Um ihre Anteilnahme zu zeigen, legen viele Menschen Blumen und kleine Briefe vor den Buckingham Palace. Auch die britische Nationalhymne wurde gemeinsam gesungen.

Foto: AP/Kirsty Wigglesworth

Nach dem Tod von Queen Elizabeth II ist die Anteilnahme auf der ganzen Welt enorm. Unzählige Trauerbekundungen füllen Twitter und andere soziale Medien. Praktisch alle Staatsoberhäupter und relevanten Amtsträger haben kondoliert, ebenso wie viele Künstler.

Nicht nur Menschen, die die Queen persönlich kannten, sind erschüttert. Vor den Toren des Buckingham Palace legen immer mehr Menschen Blumen ab, um sich von ihrer Königin zu verabschieden. Und auch über die Grenzen Englands hinaus fühlen Menschen Trauer oder zumindest eine Art der Betroffenheit. Warum ist das so? Warum löst der Tod einer alten Frau, die für Österreich im Grunde keine Relevanz hat, auch hierzulande so starke Emotionen aus?

Konstanz und Sicherheit

"Für die meisten war die Queen von England ihr gesamtes Leben präsent", erklärt Kerstin Schuller, Gesundheitspsychologin bei der Onlineplattform für psychologische Beratung Instahelp. "Das hat eine gewisse Konstanz und enorme Standhaftigkeit vermittelt." Die Monarchin saß ja so lange auf dem britischen Thron wie niemand vor ihr – 70 Jahre und 214 Tage. "Gerade in Zeiten, in denen es an Standhaftigkeit und Konstanz mangelt und große Unsicherheit herrscht, schmerzt der Tod einer solchen Person besonders," sagt die Psychologin. "Auf einmal ist jemand, der immer präsent war, weg."

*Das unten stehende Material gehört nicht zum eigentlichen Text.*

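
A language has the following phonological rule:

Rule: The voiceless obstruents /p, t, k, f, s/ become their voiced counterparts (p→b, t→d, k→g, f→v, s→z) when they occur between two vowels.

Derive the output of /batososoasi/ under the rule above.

/t/ is a voiceless obstruent between vowels /a/ and /o/, so it voices to [d].
/s/ is a voiceless obstruent between vowels /o/ and /o/, so it voices to [z].
/s/ is a voiceless obstruent between vowels /o/ and /o/, so it voices to [z].
/s/ is a voiceless obstruent between vowels /a/ and /i/, so it voices to [z].
Surface form: [badozozoazi].

badozozoazi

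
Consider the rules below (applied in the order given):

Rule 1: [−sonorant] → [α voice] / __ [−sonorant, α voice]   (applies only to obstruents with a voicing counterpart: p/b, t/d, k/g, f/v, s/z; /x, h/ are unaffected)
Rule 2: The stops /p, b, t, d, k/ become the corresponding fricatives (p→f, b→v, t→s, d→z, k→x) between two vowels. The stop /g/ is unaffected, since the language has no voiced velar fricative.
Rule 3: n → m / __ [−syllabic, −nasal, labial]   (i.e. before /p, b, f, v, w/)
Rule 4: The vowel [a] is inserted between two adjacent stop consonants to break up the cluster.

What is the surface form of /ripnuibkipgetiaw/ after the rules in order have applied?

ripnuipakibagesiaw

Rule 1 (regressive voicing assimilation): /b/ precedes the voiceless obstruent /k/, so it devoices to [p] by assimilation. /p/ precedes the voiced obstruent /g/, so it voices to [b] by assimilation. /ripnuibkipgetiaw/ → ripnuipkibgetiaw.
Rule 2 (intervocalic spirantization): /t/ is a stop between vowels /e/ and /i/, so it spirantizes to the fricative [s]. /ripnuipkibgetiaw/ → ripnuipkibgesiaw.
Rule 3 (nasal place assimilation): no segment meets the environment; /ripnuipkibgesiaw/ is unchanged.
Rule 4 (stop-cluster a-epenthesis): /p/ and /k/ form a stop–stop cluster, so [a] is inserted between them. /b/ and /g/ form a stop–stop cluster, so [a] is inserted between them. /ripnuipkibgesiaw/ → ripnuipakibagesiaw.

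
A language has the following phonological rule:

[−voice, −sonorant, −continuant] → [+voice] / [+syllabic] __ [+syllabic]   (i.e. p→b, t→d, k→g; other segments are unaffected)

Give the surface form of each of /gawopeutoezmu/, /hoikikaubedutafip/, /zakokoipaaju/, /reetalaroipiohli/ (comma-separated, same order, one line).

/gawopeutoezmu/: /p/ is a voiceless stop between vowels /o/ and /e/, so it voices to [b]. /t/ is a voiceless stop between vowels /u/ and /o/, so it voices to [d]. → [gawobeudoezmu].
/hoikikaubedutafip/: /k/ is a voiceless stop between vowels /i/ and /i/, so it voices to [g]. /k/ is a voiceless stop between vowels /i/ and /a/, so it voices to [g]. /t/ is a voiceless stop between vowels /u/ and /a/, so it voices to [d]. → [hoigigaubedudafip].
/zakokoipaaju/: /k/ is a voiceless stop between vowels /a/ and /o/, so it voices to [g]. /k/ is a voiceless stop between vowels /o/ and /o/, so it voices to [g]. /p/ is a voiceless stop between vowels /i/ and /a/, so it voices to [b]. → [zagogoibaaju].
/reetalaroipiohli/: /t/ is a voiceless stop between vowels /e/ and /a/, so it voices to [d]. /p/ is a voiceless stop between vowels /i/ and /i/, so it voices to [b]. → [reedalaroibiohli].

gawobeudoezmu, hoigigaubedudafip, zagogoibaaju, reedalaroibiohli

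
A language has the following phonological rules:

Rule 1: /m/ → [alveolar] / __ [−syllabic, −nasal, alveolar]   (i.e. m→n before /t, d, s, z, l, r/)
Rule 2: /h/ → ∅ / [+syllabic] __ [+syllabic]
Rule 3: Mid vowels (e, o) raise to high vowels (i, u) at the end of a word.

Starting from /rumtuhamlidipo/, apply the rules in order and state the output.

runtuanlidipu

Rule 1 (nasal place assimilation): /m/ precedes the alveolar consonant /t/, so it assimilates in place to [n]. /m/ precedes the alveolar consonant /l/, so it assimilates in place to [n]. /rumtuhamlidipo/ → runtuhanlidipo.
Rule 2 (intervocalic h-deletion): /h/ occurs between vowels /u/ and /a/, so it deletes. /runtuhanlidipo/ → runtuanlidipo.
Rule 3 (final vowel raising): /o/ is a mid vowel in word-final position, so it raises to [u]. /runtuanlidipo/ → runtuanlidipu.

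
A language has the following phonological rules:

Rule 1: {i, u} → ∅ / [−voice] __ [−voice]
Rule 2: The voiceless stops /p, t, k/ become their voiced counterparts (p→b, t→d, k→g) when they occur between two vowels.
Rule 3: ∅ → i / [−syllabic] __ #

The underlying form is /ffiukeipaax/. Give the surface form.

Rule 1 (high vowel syncope): no segment meets the environment; /ffiukeipaax/ is unchanged.
Rule 2 (intervocalic voicing): /k/ is a voiceless stop between vowels /u/ and /e/, so it voices to [g]. /p/ is a voiceless stop between vowels /i/ and /a/, so it voices to [b]. /ffiukeipaax/ → ffiugeibaax.
Rule 3 (final i-epenthesis): the form ends in the consonant /x/, so [i] is inserted word-finally. /ffiugeibaax/ → ffiugeibaaxi.

ffiugeibaaxi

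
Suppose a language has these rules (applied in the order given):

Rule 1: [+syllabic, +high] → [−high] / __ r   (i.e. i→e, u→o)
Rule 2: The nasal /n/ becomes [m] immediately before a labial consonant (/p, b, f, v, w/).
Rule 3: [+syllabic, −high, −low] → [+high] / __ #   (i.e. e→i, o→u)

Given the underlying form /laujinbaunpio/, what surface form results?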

Dazu kommt, dass mit dem Ableben der Queen natürlich auch eine Ära zu Ende geht. Die Nachfolge ist zwar ganz klar geregelt, Charles III ist bereits der neue König. Trotzdem ist nicht klar, wie sich der Tod auf gesellschaftliche und politische Verhältnisse auswirken wird. Das macht alte politische Fragen wieder akut, die zuletzt nicht so stark thematisiert wurden. Es bedeutet weitere Unklarheit in einer Zeit, in der ohnehin vieles schwierig ist.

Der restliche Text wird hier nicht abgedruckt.